Chapter 11 marks the beginning of what was originally published as Volume II in the 1818 edition of Frankenstein; the “three-volume novel” was standard for works in the 19th century. This chapter also marks the beginning of the story as told in the Creature’s voice. He begins by recanting his confused early memories of light and dark, of hunger and thirst, and seeking shade and refuge in the forest near Ingolstadt.

The Creature discovers fire. He also discovers what it is like to be shunned: “children shrieked, and one of the women fainted. The whole village was roused; some fled, some attacked me, until, grievously bruised by stones and many other kinds of missile weapons, I escaped to the open country, and fearfully took refuge in a low hovel, quite bare.” The hovel is behind a cottage.
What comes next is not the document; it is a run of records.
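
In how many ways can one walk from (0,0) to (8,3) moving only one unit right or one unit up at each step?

Each path is a sequence of 11 steps with 8 rights: C(11,8) = 165.

165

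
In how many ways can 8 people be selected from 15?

6435

This is C(15,8) = 6435.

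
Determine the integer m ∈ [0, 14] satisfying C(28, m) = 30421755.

12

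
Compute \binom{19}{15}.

3876

C(19,15) = C(19,4) by symmetry.
C(19,4) = (19·18·17·16) / 4! = 93024 / 24 = 3876.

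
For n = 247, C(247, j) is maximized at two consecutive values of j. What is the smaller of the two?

123

For odd n = 247, C(247,j) peaks at j = (n−1)/2 and (n+1)/2; the smaller is 123.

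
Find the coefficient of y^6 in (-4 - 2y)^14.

The general term is C(14,j)·(-4)^j·(-2y)^(14-j); the y^6 term has j = 8.
C(14,8) = 3003.
Coefficient = C(14,8) · (-4)^8 · (-2)^6 = 3003 · 65536 · 64 = 12595494912.

12595494912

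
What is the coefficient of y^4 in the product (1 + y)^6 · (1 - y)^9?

-3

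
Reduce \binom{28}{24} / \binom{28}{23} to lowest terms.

5/24

C(n,k+1)/C(n,k) = (n−k)/(k+1) = (28−23)/(23+1) = 5/24.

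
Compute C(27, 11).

13037895

C(27,11) = (27·26·25·24·23·22·21·20·19·18·17) / 11! = 520431047136000 / 39916800 = 13037895.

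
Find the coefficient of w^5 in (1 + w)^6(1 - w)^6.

Coefficient of w^5 = Σ_{j} C(6,j)·1^j·C(6,5-j)·(-1)^(5-j) for j from 0 to 5.
= (-6) + 90 + (-300) + 300 + (-90) + 6 = 0.

0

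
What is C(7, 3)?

C(7,3) = (7·6·5) / 3! = 210 / 6 = 35.

35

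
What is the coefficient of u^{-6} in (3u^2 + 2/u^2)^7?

6048

General term: C(7,j)·(3u^2)^j·(2/u^2)^(7-j), with u-exponent 2j − 2(7−j) = 4j − 14.
Set 4j − 14 = -6: j = 2.
C(7,2) = 21; 3^2 = 9; 2^5 = 32.
Coefficient = 21 · 9 · 32 = 6048.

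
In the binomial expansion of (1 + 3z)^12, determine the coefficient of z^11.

2125764

The general term is C(12,j)·(1)^j·(3z)^(12-j); the z^11 term has j = 1.
C(12,1) = 12.
Coefficient = C(12,1) · 3^11 = 12 · 177147 = 2125764.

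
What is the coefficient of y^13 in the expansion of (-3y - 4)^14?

The general term is C(14,j)·(-3y)^j·(-4)^(14-j); the y^13 term has j = 13.
C(14,13) = 14.
Coefficient = C(14,13) · (-3)^13 · (-4)^1 = 14 · (-1594323) · (-4) = 89282088.

89282088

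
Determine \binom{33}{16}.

C(33,16) = (33·32·31·30·29·28·27·26·25·24·23·22·21·20·19·18) / 16! = 24412776311194951680000 / 20922789888000 = 1166803110.

1166803110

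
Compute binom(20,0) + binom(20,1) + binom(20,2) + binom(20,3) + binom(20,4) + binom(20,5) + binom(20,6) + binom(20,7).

1 + 20 + 190 + 1140 + 4845 + 15504 + 38760 + 77520 = 137980.

137980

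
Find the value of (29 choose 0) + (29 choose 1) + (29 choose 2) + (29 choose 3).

1 + 29 + 406 + 3654 = 4090.

4090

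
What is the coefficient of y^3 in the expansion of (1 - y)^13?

-286

The general term is C(13,j)·(1)^j·(-y)^(13-j); the y^3 term has j = 10.
C(13,10) = 286.
Coefficient = C(13,10) · (-1)^3 = 286 · (-1) = -286.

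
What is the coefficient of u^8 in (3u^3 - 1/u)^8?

General term: C(8,j)·(3u^3)^j·(-1/u)^(8-j), with u-exponent 3j − 1(8−j) = 4j − 8.
Set 4j − 8 = 8: j = 4.
C(8,4) = 70; 3^4 = 81; (-1)^4 = 1.
Coefficient = 70 · 81 · 1 = 5670.

5670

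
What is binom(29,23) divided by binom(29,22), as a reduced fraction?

7/23

C(n,k+1)/C(n,k) = (n−k)/(k+1) = (29−22)/(22+1) = 7/23.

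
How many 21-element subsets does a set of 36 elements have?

5567902560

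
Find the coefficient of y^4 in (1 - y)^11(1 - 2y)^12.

46090

Coefficient of y^4 = Σ_{j} C(11,j)·(-1)^j·C(12,4-j)·(-2)^(4-j) for j from 0 to 4.
= 7920 + 19360 + 14520 + 3960 + 330 = 46090.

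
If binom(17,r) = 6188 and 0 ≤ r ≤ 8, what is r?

C(17,r) increases on 0 ≤ r ≤ 8. C(17,4) = 2380 and C(17,5) = 6188, so r = 5.

5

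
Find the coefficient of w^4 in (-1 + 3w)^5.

The general term is C(5,j)·(-1)^j·(3w)^(5-j); the w^4 term has j = 1.
C(5,1) = 5.
Coefficient = C(5,1) · (-1)^1 · 3^4 = 5 · (-1) · 81 = -405.

-405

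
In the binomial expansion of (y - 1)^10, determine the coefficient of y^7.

The general term is C(10,j)·(y)^j·(-1)^(10-j); the y^7 term has j = 7.
C(10,7) = 120.
Coefficient = C(10,7) · (-1)^3 = 120 · (-1) = -120.

-120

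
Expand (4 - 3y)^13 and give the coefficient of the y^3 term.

The general term is C(13,j)·(4)^j·(-3y)^(13-j); the y^3 term has j = 10.
C(13,10) = 286.
Coefficient = C(13,10) · 4^10 · (-3)^3 = 286 · 1048576 · (-27) = -8097103872.

-8097103872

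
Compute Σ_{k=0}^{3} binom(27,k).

3304

1 + 27 + 351 + 2925 = 3304.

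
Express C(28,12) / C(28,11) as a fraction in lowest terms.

17/12

C(n,k+1)/C(n,k) = (n−k)/(k+1) = (28−11)/(11+1) = 17/12.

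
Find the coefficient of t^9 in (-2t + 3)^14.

-249080832

The general term is C(14,j)·(-2t)^j·(3)^(14-j); the t^9 term has j = 9.
C(14,9) = 2002.
Coefficient = C(14,9) · (-2)^9 · 3^5 = 2002 · (-512) · 243 = -249080832.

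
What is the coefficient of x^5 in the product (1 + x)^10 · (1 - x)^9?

36

Coefficient of x^5 = Σ_{j} C(10,j)·1^j·C(9,5-j)·(-1)^(5-j) for j from 0 to 5.
= (-126) + 1260 + (-3780) + 4320 + (-1890) + 252 = 36.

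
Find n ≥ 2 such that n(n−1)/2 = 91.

14

n(n−1)/2 = 91 ⇒ n(n−1) = 182. Since 14·13 = 182, n = 14.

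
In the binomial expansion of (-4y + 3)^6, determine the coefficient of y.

-5832

The general term is C(6,j)·(-4y)^j·(3)^(6-j); the y^1 term has j = 1.
C(6,1) = 6.
Coefficient = C(6,1) · (-4)^1 · 3^5 = 6 · (-4) · 243 = -5832.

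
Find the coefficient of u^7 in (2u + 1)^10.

15360

The general term is C(10,j)·(2u)^j·(1)^(10-j); the u^7 term has j = 7.
C(10,7) = 120.
Coefficient = C(10,7) · 2^7 = 120 · 128 = 15360.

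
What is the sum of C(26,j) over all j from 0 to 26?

The entries of row 26 sum to 2^26 = 67108864.

67108864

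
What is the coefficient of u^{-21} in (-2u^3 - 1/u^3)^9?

General term: C(9,j)·(-2u^3)^j·(-1/u^3)^(9-j), with u-exponent 3j − 3(9−j) = 6j − 27.
Set 6j − 27 = -21: j = 1.
C(9,1) = 9; (-2)^1 = -2; (-1)^8 = 1.
Coefficient = 9 · (-2) · 1 = -18.

-18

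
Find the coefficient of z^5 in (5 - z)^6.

The general term is C(6,j)·(5)^j·(-z)^(6-j); the z^5 term has j = 1.
C(6,1) = 6.
Coefficient = C(6,1) · 5^1 · (-1)^5 = 6 · 5 · (-1) = -30.

-30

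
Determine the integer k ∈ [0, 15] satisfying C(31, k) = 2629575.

C(31,k) increases on 0 ≤ k ≤ 15. C(31,6) = 736281 and C(31,7) = 2629575, so k = 7.

7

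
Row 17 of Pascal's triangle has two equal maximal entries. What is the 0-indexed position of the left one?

8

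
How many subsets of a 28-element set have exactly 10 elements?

Choose the 10 positions: C(28,10) = 13123110.

13123110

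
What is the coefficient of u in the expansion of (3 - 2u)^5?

-810

The general term is C(5,j)·(3)^j·(-2u)^(5-j); the u^1 term has j = 4.
C(5,4) = 5.
Coefficient = C(5,4) · 3^4 · (-2)^1 = 5 · 81 · (-2) = -810.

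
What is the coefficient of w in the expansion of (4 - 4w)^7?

-114688

The general term is C(7,j)·(4)^j·(-4w)^(7-j); the w^1 term has j = 6.
C(7,6) = 7.
Coefficient = C(7,6) · 4^6 · (-4)^1 = 7 · 4096 · (-4) = -114688.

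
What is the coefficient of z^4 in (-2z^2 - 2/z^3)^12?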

Inhabiting the cottage are a blind old man, De Lacey, of “silver hair and benevolent countenance”; his “ever-gentle” daughter Agatha; and his “sorrowful” son Felix. The Creature discovers much: their many kindnesses and acts of love and sacrifice for each other — and that he can contribute, too, by secretly gathering firewood for them during the night — and “one of the causes of the uneasiness of this amiable family: it was poverty; and they suffered that evil in a very distressing degree.”

He also discovers language, and that, as much as he longs to make himself known to and join them, “I ought not to make the attempt until I had first become master of their language; which knowledge might enable me to make them overlook the deformity of my figure.” Their judgment will be critical: “I looked upon them as superior beings, who would be the arbiters of my future destiny.”

The arrival of Safie, Felix’s “sweet Arabian” beloved, speeds the Creature’s acquisition of language as he follows along with the family’s attempts to teach Safie their French. With language, the Creature learns about people, power, property, and more. Felix’s attempts to save Safie’sTurkish father from local French authorities had resulted in the De Laceys’ losing everything.